The Department of Business, Innovation and Skills had not responded to a request for comment at the time of writing.

Friday 27 November 2009, 5:04 PM

Authentication risks all too human

Posted by Tom Espiner

Risks to successful online banking identification and authentication using smartcards involve a mixture of human and technological factors, according to the European Network and Information Security Agency (Enisa).

The agency launched a paper on Thursday detailing the risks of using electronic identification smartcards for online banking services. A number of European countries have proposed the use of ID smartcards for online transactions. The Enisa paper points out which risks need to be mitigated for those transactions to be acceptably safe.

Enisa spokesman Ulf Bergstrom told ZDNet UK on Thursday that human and technology aspects are "intrinsically linked". However, in terms of processes, Enisa said that governments and banks need to cooperate more closely for smartcard authentication to work.

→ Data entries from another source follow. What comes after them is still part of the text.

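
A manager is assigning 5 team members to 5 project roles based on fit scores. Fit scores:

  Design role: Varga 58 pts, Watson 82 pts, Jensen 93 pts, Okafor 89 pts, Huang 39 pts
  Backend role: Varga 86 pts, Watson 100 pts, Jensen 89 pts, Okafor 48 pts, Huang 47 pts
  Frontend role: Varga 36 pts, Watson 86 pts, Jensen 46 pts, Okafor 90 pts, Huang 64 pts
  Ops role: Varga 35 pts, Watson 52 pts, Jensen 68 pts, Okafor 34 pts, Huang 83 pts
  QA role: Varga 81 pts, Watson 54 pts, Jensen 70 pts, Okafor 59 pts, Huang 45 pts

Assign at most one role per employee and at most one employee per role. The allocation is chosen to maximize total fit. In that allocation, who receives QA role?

Varga receives QA role.

Optimal: Varga→QA role (81 pts), Watson→Backend role (100 pts), Jensen→Design role (93 pts), Okafor→Frontend role (90 pts), Huang→Ops role (83 pts) — total 81+100+93+90+83 = 447 pts.
Row-greedy (each employee in turn takes its best remaining role) gives 407 pts, worse by 40.
Swapping Huang↔Varga (Huang→QA role 45 pts, Varga→Ops role 35 pts) loses 84.
Varga's own top role is Backend role (86 pts), but forcing Varga→Backend role and reassigning the rest optimally gives only 414 pts — worse by 33.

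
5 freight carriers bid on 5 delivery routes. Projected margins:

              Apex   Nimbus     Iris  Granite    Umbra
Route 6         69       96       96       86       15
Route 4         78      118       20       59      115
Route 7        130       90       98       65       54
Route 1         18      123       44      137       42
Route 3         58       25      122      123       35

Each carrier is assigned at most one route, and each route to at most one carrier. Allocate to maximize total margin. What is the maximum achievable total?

This is the linear assignment problem.
Optimal: Apex→Route 7 ($130k), Nimbus→Route 6 ($96k), Iris→Route 3 ($122k), Granite→Route 1 ($137k), Umbra→Route 4 ($115k) — total 130+96+122+137+115 = $600k.
Max-entry greedy (repeatedly take the single best remaining cell) gives $522k, worse by 78.
Next-best assignment: Apex→Route 7, Nimbus→Route 1, Iris→Route 6, Granite→Route 3, Umbra→Route 4 = $587k.

Maximum total: $600k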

"The biggest room for technical improvement which we underline is that banks and governments must cooperate better to be able to use national eID cards for banking purposes," said Bergstrom.

Risks include flaws in smartcard design and cryptography, vulnerabilities in the user's PC, weaknesses in authentication architecture, weaknesses in infrastructure, and lack of user awareness.

Wednesday 25 November 2009, 5:37 PM

Opera censors Chinese content

Posted by Tom Espiner

Opera has updated the Chinese version of its mobile browser to stop users accessing restricted content.

Opera Mini was updated on Friday from an international to a Chinese version, the BBC reported on Tuesday. This version no longer allows users to access Facebook, the BBC said.

Previously Opera Mini had run on Opera servers located outside the country, bypassing the Great Firewall of China, the BBC added.

Opera joins other search companies in censoring Chinese content. Microsoft's Bing censors Chinese search results even outside of China, according to Ars Technica, while Google set up Google.cn in 2006 partly to censor itself on behalf of the Chinese government, the BBC reported.